If you say gently that you’re having a hard time living with certain untruths that have been told, you are already gently assenting to your own punishment which is as sure to follow as night follows day. If someone is lying to you and expecting you to silently agree that the lie is necessary and proper, there’s not much point being attached to someone like that.

So whether you gently object, or make your objection as plainly and unmistakably as you can, the effect will be the same. Someone who knowingly lies will not tolerate a word like “untruth”. Anodyne expressions like “debatable”, “questionable” or “not necessarily true” will strike them as forcefully as the proper word, adorned or unadorned, a fucking lie.

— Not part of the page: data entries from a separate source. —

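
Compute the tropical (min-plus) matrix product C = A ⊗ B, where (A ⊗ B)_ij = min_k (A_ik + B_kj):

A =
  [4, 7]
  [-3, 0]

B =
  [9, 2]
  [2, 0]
A ⊗ B =
  [9, 6]
  [2, -1]

Apply the min-plus product entry-by-entry:
  C[0][0] = min over k of (A[0][0] + B[0][0] = 4 + 9 = 13, A[0][1] + B[1][0] = 7 + 2 = 9) = 9 (attained at k = 1)
  C[0][1] = min over k of (A[0][0] + B[0][1] = 4 + 2 = 6, A[0][1] + B[1][1] = 7 + 0 = 7) = 6 (attained at k = 0)
  C[1][0] = min over k of (A[1][0] + B[0][0] = -3 + 9 = 6, A[1][1] + B[1][0] = 0 + 2 = 2) = 2 (attained at k = 1)
  C[1][1] = min over k of (A[1][0] + B[0][1] = -3 + 2 = -1, A[1][1] + B[1][1] = 0 + 0 = 0) = -1 (attained at k = 0)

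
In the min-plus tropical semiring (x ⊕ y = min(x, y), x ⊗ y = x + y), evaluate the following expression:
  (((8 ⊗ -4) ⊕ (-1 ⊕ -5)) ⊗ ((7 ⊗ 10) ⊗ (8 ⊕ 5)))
(((8 ⊗ -4) ⊕ (-1 ⊕ -5)) ⊗ ((7 ⊗ 10) ⊗ (8 ⊕ 5))) = 17

Expand innermost to outermost. Recall ⊕ takes the minimum of its arguments and ⊗ takes their sum. Working out the expression (((8 ⊗ -4) ⊕ (-1 ⊕ -5)) ⊗ ((7 ⊗ 10) ⊗ (8 ⊕ 5))) gives 17.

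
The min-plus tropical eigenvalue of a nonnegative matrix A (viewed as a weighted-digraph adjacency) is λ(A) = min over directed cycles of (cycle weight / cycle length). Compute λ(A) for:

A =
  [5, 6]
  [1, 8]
λ(A) = 7/2

Enumerate directed cycles and compute their means (weight / length). Sample:
  cycle 0 → 0: weight = 5, length = 1, mean = 5/1 ≈ 5.000
  cycle 1 → 1: weight = 8, length = 1, mean = 8/1 ≈ 8.000
  cycle 0 → 1 → 0: weight = 7, length = 2, mean = 7/2 ≈ 3.500
  cycle 1 → 0 → 1: weight = 7, length = 2, mean = 7/2 ≈ 3.500
Minimum mean = 3.500, attained e.g. along the cycle 0 → 1 → 0 with weight 7 and length 2. So λ(A) = 7/2 = 7/2.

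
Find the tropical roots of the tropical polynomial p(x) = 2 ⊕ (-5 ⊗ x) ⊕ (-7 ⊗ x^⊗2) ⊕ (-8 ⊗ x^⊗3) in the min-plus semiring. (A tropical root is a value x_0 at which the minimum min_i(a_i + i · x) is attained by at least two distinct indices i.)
Roots: {1, 2, 7}

Each tropical root is a break point of the lower envelope of the lines y = a_i + i · x (there are 4 lines, with slopes 0, 1, ..., 3). Only the lines that attain the minimum somewhere contribute to roots; other lines are dominated. Here the surviving (envelope) indices are i = 3, i = 2, i = 1, i = 0.
Intersections between consecutive envelope lines give the roots: for adjacent envelope indices i < j the intersection is x = (a_i − a_j) / (j − i). Reading off the sorted break points: {1, 2, 7}.
Verification: at each break x_0, at least two indices attain the minimum of min_i(a_i + i · x_0).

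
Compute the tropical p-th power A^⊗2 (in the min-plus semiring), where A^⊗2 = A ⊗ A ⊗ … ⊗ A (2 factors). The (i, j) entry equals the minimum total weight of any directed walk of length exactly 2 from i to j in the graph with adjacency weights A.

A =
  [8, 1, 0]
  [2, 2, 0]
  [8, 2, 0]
A^⊗2 =
  [3, 2, 0]
  [4, 2, 0]
  [4, 2, 0]

Each entry (A^⊗2)_ij equals the minimum over all length-2 walks i = v_0 → v_1 → … → v_2 = j of Σ_t A[v_t][v_{t+1}]. For example, for (i, j) = (0, 2) we minimise over 3 possible intermediate vertex sequences; the minimum is 0, attained along the walk 0 → 2 → 2.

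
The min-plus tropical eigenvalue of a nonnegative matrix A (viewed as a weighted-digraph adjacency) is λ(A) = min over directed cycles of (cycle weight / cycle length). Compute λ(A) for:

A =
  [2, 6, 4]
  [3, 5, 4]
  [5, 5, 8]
λ(A) = 2

Enumerate directed cycles and compute their means (weight / length). Sample:
  cycle 0 → 0: weight = 2, length = 1, mean = 2/1 ≈ 2.000
  cycle 1 → 1: weight = 5, length = 1, mean = 5/1 ≈ 5.000
  cycle 2 → 2: weight = 8, length = 1, mean = 8/1 ≈ 8.000
  cycle 0 → 1 → 0: weight = 9, length = 2, mean = 9/2 ≈ 4.500
  cycle 0 → 2 → 0: weight = 9, length = 2, mean = 9/2 ≈ 4.500
  cycle 1 → 0 → 1: weight = 9, length = 2, mean = 9/2 ≈ 4.500
Minimum mean = 2.000, attained e.g. along the cycle 0 → 0 with weight 2 and length 1. So λ(A) = 2/1 = 2.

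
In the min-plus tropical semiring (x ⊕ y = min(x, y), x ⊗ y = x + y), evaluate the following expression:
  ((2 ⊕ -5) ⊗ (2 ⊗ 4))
((2 ⊕ -5) ⊗ (2 ⊗ 4)) = 1

Expand innermost to outermost. Recall ⊕ takes the minimum of its arguments and ⊗ takes their sum. Working out the expression ((2 ⊕ -5) ⊗ (2 ⊗ 4)) gives 1.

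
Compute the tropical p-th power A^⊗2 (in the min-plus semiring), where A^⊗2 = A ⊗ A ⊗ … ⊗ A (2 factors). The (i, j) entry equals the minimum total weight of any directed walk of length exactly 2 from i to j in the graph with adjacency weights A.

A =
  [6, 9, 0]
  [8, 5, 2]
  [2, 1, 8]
A^⊗2 =
  [2, 1, 6]
  [4, 3, 7]
  [8, 6, 2]

Each entry (A^⊗2)_ij equals the minimum over all length-2 walks i = v_0 → v_1 → … → v_2 = j of Σ_t A[v_t][v_{t+1}]. For example, for (i, j) = (0, 2) we minimise over 3 possible intermediate vertex sequences; the minimum is 6, attained along the walk 0 → 0 → 2.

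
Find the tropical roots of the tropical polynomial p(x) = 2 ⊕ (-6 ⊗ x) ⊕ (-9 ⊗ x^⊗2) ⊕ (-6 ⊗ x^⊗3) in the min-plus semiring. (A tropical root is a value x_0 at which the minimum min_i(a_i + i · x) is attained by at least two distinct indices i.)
Roots: {-3, 3, 8}

Each tropical root is a break point of the lower envelope of the lines y = a_i + i · x (there are 4 lines, with slopes 0, 1, ..., 3). Only the lines that attain the minimum somewhere contribute to roots; other lines are dominated. Here the surviving (envelope) indices are i = 3, i = 2, i = 1, i = 0.
Intersections between consecutive envelope lines give the roots: for adjacent envelope indices i < j the intersection is x = (a_i − a_j) / (j − i). Reading off the sorted break points: {-3, 3, 8}.
Verification: at each break x_0, at least two indices attain the minimum of min_i(a_i + i · x_0).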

In the end, no matter what you do, you cannot convince someone who has already decided that you are dead that there is really no reason to kill your memory too. There is every reason to! You are coming in after the conversation is finished, as you yourself are also finished. Nothing infuriates righteous killers more than when the accursèd dead insist on fucking speaking.

What I needed from my old friends

What I needed from my old friends was just to be heard.  That was a lot to ask, apparently, and the united, principled voice of the group is like the voice of Switzerland circa 1942 — there is nothing to talk about here,  we take no sides, we love and respect everybody, and if only you Gypsies, Jews and Reds would stop making such a racket we could all go on with our lives in peace.